What we need to do is create a full bootable backup every day on an external drive. Don't you already have an external drive? Sure, and you can use it for this, it only takes a few minutes to set it up.

  1. Open the application Apple Disk Utility, it's normally in the Utilities folder inside the Applications folder.
  2. Select the disk from the list on the left side column. It will normally be the second one, and be called by the manufacturer's name and model number. There will be 2 entries for each disk, the topmost one is the one you want.
  3. Select the Partition tab on the right (main) side of the screen. If it's not there, you have selected the wrong drive name.
  4. If you already have data on the drive, say you've already started to back up, just click on the + sign below the partition map. This will keep the data that is on the drive.
    If the drive is still a virgin, you can select the number of partitions you want from the pulldown menu in the top center of the page. This way the drive will be wiped then the new partitions will be written.
  5. Click on the lower drive partition in the map and change the size of the partition to the same size as your internal drive. This way you'll have enough room for the full backup NEW: Make 2 System restore partions!
  6. Click OK and wait for a moment. Get a coffee. Read some mail.
  7. When it's done, close Disk Utility and rename the new drive partitions. The larger one will be your Time Machine destination, the smaller one your bootable drive. We'll call the bootable part "System Restore" and the larger part "Time Machine Drive" (Creative writing is taught on the other server)
The hardware setup is complete, now we do the software.
  1. Your computer has probably detected the drives and wants to use one for Time Machine. Help it select the "Time Machine Drive" by clicking and holding on the Time Machine icon in the dock and selecting "Time Machine Preferences". Select the drive.

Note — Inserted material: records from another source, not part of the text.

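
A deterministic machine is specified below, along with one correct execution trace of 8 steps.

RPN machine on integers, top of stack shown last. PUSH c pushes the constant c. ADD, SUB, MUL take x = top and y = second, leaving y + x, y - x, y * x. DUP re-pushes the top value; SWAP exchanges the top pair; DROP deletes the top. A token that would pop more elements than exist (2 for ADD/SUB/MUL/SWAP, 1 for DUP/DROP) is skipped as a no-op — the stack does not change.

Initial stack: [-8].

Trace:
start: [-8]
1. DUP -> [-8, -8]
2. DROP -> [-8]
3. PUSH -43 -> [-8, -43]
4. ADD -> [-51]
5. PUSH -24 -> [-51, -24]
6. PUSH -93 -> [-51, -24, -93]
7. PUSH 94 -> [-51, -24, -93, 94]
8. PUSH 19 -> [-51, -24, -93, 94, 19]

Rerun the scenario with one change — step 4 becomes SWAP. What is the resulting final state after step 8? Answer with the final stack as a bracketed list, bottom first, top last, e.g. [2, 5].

[-43, -8, -24, -93, 94, 19]

(re-executing from step 4 with the substitution; state before step 4: [-8, -43])
4. SWAP -> [-43, -8]
5. PUSH -24 -> [-43, -8, -24]
6. PUSH -93 -> [-43, -8, -24, -93]
7. PUSH 94 -> [-43, -8, -24, -93, 94]
8. PUSH 19 -> [-43, -8, -24, -93, 94, 19]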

  2. Download SuperDuper and pay for it. Register it before you go any further.
  3. Click on the lock and enter your password so it doesn't need it again.
  4. In the "Copy" menu, select your main drive
  5. in the "to" menu, select your System Restore" drive
  6. In the "using" menu, select "Backup all files"
  7. Click on "Options" and click in "repair permissions on . . ."
  8. Leave "Erase (drive name) then copy files . . .
  9. In "On successful" you can choose to do nothing.
  10. Click "Advanced" and make sure that "Copy ACLs from . . " is selected
  11. Click OK
  12. Click "Schedule"
  13. Select "On the following schedule"
  14. On the first extra partion, set it up to duplicate for Monday, Wednesday & Friday. On the second partion, Tuesday, Thursday and Saturday and/or Sunday.
  15. Set the time for the backup to happen. A slow time like 3:00 am is good for a web server, an office server would be best backed up just after close of business each day.
  16. Click OK
  17. Close the Scheduled Copies window
  18. You're safe now
So what happens if you have a catastrophe? First, you can use the Startup Disk Preference panel to choose the backup copy right away. Then, using the backup as the startup, you can use SuperDuper to wipe the internal disk. You'll want to check the disk to make sure it's still good and does not have any hardware issues right away and then restore it from the backup. Then, using Time Machine, copy all the current or best files to the the documents, webserver or groups folders. Once you've done that, you're back to the point you feel safe at. You should be OK at this point. You now have 2 restore copies to work from, since one may have a corrupted copy. A little safer at no extra cost.